Finalement Elizabeth prend la décision de descendre et d’aller à la rencontre de Mary-Beth. Elle la découvre pleurant presque en silence maintenant, recroquevillée sur sa chaise. Elle n’a visiblement pas ou peu dormi depuis ces trois jours, depuis l’accouchement et la vente du bébé. Le rimmel coule en cascade sur ses joues creusées. Mais ce qu’Elizabeth remarque tout de suite c’est le chemisier de Mary-Beth trempé de colostrum qui lui colle aux seins et fait ressortir ses aréoles gonflés.

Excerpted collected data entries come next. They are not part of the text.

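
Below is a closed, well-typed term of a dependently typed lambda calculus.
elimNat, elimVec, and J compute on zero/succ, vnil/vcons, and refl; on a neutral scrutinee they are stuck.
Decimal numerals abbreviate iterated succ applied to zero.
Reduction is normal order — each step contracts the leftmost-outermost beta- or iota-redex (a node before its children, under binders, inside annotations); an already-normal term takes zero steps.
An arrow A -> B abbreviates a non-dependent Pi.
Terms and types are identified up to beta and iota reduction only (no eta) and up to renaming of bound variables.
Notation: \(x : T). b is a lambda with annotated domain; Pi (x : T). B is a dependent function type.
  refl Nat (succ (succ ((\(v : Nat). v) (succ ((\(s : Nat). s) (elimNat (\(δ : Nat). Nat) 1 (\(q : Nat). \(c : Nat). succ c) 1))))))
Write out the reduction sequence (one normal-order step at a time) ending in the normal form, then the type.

normal-order reduction sequence:
  refl Nat (succ (succ ((\(v : Nat). v) (succ ((\(s : Nat). s) (elimNat (\(δ : Nat). Nat) 1 (\(q : Nat). \(c : Nat). succ c) 1))))))
  ~> refl Nat (succ (succ (succ ((\(v : Nat). v) (elimNat (\(s : Nat). Nat) 1 (\(δ : Nat). \(q : Nat). succ q) 1)))))
  ~> refl Nat (succ (succ (succ (elimNat (\(v : Nat). Nat) 1 (\(s : Nat). \(δ : Nat). succ δ) 1))))
  ~> refl Nat (succ (succ (succ ((\(v : Nat). \(s : Nat). succ s) 0 (elimNat (\(δ : Nat). Nat) 1 (\(q : Nat). \(c : Nat). succ c) 0)))))
  ~> refl Nat (succ (succ (succ ((\(v : Nat). succ v) (elimNat (\(s : Nat). Nat) 1 (\(δ : Nat). \(q : Nat). succ q) 0)))))
  ~> refl Nat (succ (succ (succ (succ (elimNat (\(v : Nat). Nat) 1 (\(s : Nat). \(δ : Nat). succ δ) 0)))))
  ~> refl Nat 5
inferred type:
  Eq Nat 5 5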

Mary-Beth reprend vie à la vue du bébé.

 

_ Sarah! Je peux la prendre dans mes bras?

 

La pitié étreint le couple Stern.

La mère reprend sa fille qui se tortille en frémissant du nez à la recherche du sein, celui qui pourra la nourrir et l’apaiser. Mary-Beth soulève fièrement son chemisier et enfourne un téton dans la bouche largement ouverte de Sarah. Plus un bruit, un ange passe, un ange tête. Mary-Beth sourit à sa fille, une lueur de triomphe adressée à Elizabeth dans les yeux. Liz Stern se sent de trop dans sa propre maison, William est mal à l’aise dans sa robe de chambre. La souffrance de Mary-Beth est compréhensible.

 

Celle-ci lève les yeux sur eux:

_ Vous savez qu’elle ressemble beaucoup à sa grande sœur Tuesday?

 

Encore une flèche destinée à percer le cœur d’Elizabeth, une flèche qui signifie: je suis sa vraie mère, sa seule mère et ceux qui veulent me l’enlever ne sont que des voleurs de bébé.

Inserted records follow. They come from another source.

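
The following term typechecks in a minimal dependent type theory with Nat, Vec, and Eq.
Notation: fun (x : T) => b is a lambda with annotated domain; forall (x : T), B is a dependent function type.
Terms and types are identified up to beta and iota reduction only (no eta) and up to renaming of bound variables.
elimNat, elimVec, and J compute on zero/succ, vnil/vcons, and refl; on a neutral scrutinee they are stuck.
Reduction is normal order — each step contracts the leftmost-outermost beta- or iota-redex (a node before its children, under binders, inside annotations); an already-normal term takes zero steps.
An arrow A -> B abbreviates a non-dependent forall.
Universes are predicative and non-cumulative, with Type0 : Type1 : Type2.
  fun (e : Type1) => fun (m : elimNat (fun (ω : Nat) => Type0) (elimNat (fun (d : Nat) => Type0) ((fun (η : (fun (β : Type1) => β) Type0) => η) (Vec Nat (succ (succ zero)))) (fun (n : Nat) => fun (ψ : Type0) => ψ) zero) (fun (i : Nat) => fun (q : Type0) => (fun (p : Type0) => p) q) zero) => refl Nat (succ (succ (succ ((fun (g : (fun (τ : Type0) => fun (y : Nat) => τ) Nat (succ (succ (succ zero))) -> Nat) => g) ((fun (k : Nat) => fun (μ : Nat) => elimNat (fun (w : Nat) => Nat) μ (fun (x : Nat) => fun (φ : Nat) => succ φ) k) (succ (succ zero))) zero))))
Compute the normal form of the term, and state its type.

normal form:
  fun (e : Type1) => fun (m : Vec Nat (succ (succ zero))) => refl Nat (succ (succ (succ (succ (succ zero)))))
the term's type:
  Type1 -> Vec Nat (succ (succ zero)) -> Eq Nat (succ (succ (succ (succ (succ zero))))) (succ (succ (succ (succ (succ zero)))))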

_ Vous savez, je ne peux pas… Je ne peux pas pour l’instant. J’ai besoin de temps.

 

Les Stern ne répondent pas, le temps s’est arrêté pour eux aussi.

 

_ Laissez-moi une semaine, je vous la rendrai ensuite. Juste une semaine. Je pourrai lui donner la tétée.

Devant les Stern qui ne répondent toujours pas elle se met à répéter en boucle:

_ Une semaine, s’il vous plaît, juste une semaine, une toute petite semaine. Je vous la rends vendredi. Ce n’est pas grand chose pour vous, vous la garderez ensuite toute la vie.

 

William a cédé. Le cœur d’Elizabeth se déchire en une douleur silencieuse.

_ D’accord, Mary-Beth, mais juste une semaine. Je reviendrai chercher ma fille vendredi.

Et il insiste sur le possessif.

 

Elizabeth remonte remplir une valise pour bébé Mélissa. Elle pleure de honte et de frustration. Deux mères pour le même bébé, il y en a forcément une de trop. Elle essuie ses larmes. Contrairement à Mary-Beth, elle ne veut pas se donner en spectacle.

Elle redescend la valise en s’essayant même à sourire.

 

_ Non, non, dit Mary-Beth en infligeant un nouveau camouflet à Liz, je n’en ai pas besoin, j’ai gardé toutes les affaires de sa sœur Tuesday.

_ Votre mari vous attend? demande William.

_ Oui, il est garé de l’autre côté de la rue et m’attend dans la voiture.

_ Souvenez-vous des termes de notre contrat, Mary-Beth. Nous faisons un effort pour vous mais ne trompez pas notre confiance.

Mary-Beth ne répond pas.

Et elle part en courant dans la nuit emportant Mélissa/Sarah, laissant Elizabeth mortifiée et William anéanti. Leur nuit est terminée et s’ils remontent se recoucher en silence, c’est plus pour se retrouver seuls dans leur silence à remuer les émotions qui les étreignent et pleurer dans le noir sans que l’autre ne s’en aperçoive.